Working over existing cosmetic tattooing performed by another artist is considered Corrective Cosmetic Tattooing which takes more time, and is usually more difficult based on a number of different variables. In some cases prior work from other artists can be corrected as long as the shape is good and the brows have faded substantially, by at least 60-90%. However, not all work can be corrected or covered without removal first. It’s rarely a simple touch up, and many clients contact us thinking that all that needs to be done is to go over or “touch up” their previous microblading or cosmetic tattooing.
Due to the nature of corrective work, it can be more challenging due to a variety of issues including how saturated the skin is with pigment, what type of pigment and tattoo device or tool was used, the depth at which pigment was implanted, and if there is any existing scar tissue present.
For clients with existing or prior cosmetic tattooing, photos and consultation are required prior to scheduling.
Photos can texted to Lynne at 503.805.3488, close up, clear photos in good lighting.
Includes first two sessions
Each Additional Session
Corrective Cosmetic Tattoo Guidelines
Lynne will contact you if in-person consultation is necessary after photo submission. Artist will not agree to work over any existing work that is too dark, misshaped, or scarred, without corrective measures first such as saline non laser tattoo lightening, laser treatments, or microneedling treatments to address any scarring that might be present.
Pre-existing cosmetic tattooing must be very light and 70% of the cases reviewed are rejected if corrective measures are not agreed to upfront. It is impossible and unethical as an artist to correct old or improper work by simply tattooing over it again and again, doing touch up after touch up. Working over previous cosmetic tattooing can be complex due to unfavorable color, shape, and poor condition of skin. Difficult cases are currently rampant due to scarring caused by Microblading performed too deeply.
Should it be discovered at 1st session that color or shape correction is necessary due to prior permanent makeup done by another artist, the following could be applicable. As long as the work done by the previous artist has faded to the point of being covered easily (the color is light and the shape is good/technically correct), we can proceed as planned. Any changes to the plan will be discussed before work is performed. Occasionally when the existing color is too dark or the shape is incorrect and cannot be covered or corrected, saline or laser lighting may be necessary prior to proceeding.
At times corrective cosmetic tattoo work can require 2-3 sessions, sometimes 3-4 sessions are necessary, every case is unique and different.

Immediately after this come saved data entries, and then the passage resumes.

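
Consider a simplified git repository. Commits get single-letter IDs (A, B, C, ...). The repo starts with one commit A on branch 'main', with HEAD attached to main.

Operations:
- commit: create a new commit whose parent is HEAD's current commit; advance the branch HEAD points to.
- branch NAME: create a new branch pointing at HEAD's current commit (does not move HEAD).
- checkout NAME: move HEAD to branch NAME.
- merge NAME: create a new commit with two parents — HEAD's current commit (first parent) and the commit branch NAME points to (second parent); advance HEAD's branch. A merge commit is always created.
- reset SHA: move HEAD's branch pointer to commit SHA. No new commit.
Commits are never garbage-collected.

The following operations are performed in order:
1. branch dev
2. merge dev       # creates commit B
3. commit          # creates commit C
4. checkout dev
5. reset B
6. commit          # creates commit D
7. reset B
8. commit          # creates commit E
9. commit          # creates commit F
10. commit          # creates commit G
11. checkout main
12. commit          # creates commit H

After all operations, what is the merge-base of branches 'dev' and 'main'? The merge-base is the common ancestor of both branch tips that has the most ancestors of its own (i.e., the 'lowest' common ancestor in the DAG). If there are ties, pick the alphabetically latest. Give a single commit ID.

After op 1 (branch): HEAD=main@A [dev=A main=A]
After op 2 (merge): HEAD=main@B [dev=A main=B]
After op 3 (commit): HEAD=main@C [dev=A main=C]
After op 4 (checkout): HEAD=dev@A [dev=A main=C]
After op 5 (reset): HEAD=dev@B [dev=B main=C]
After op 6 (commit): HEAD=dev@D [dev=D main=C]
After op 7 (reset): HEAD=dev@B [dev=B main=C]
After op 8 (commit): HEAD=dev@E [dev=E main=C]
After op 9 (commit): HEAD=dev@F [dev=F main=C]
After op 10 (commit): HEAD=dev@G [dev=G main=C]
After op 11 (checkout): HEAD=main@C [dev=G main=C]
After op 12 (commit): HEAD=main@H [dev=G main=H]
ancestors(dev=G): ['A', 'B', 'E', 'F', 'G']
ancestors(main=H): ['A', 'B', 'C', 'H']
common: ['A', 'B']

Answer: B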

Typically with correction cases, going forward, touch up visits may be required more often as the new pigments fade and the prior unwanted underlying pigment resurfaces. Additionally, if pigment does not implant as predicted after the first session has healed, we may find during the process that removal or lightening will be necessary. This will be addressed on a case by case basis and every attempt will be made to cover existing work, however, as a skin care professional, I will not unethically further compromise a clients skin by working over existing work that I know from experience will not be successful.
Saline Lightening is necessary when the existing cosmetic tattooing is too dark, too large or mishaped, 70% of corrective cases are declined due to this type of existing work needing lightening first. Many clients choose to decline removal first, and continue to contact different artists until they eventually find someone who will tattoo over the compromised work. This is not recommended, and in the end will result in compounding the situation with additional layers of pigment that will ultimately need removal or lightening. This inevitibly ends up costing clients more money and downtime from the procedures in the future. As I explain to many, it’s similar to trying to paint over a rust spot on a vehicle without properly sanding and priming the area first, and can be a recipe for a disaster resulting in further compromised skin.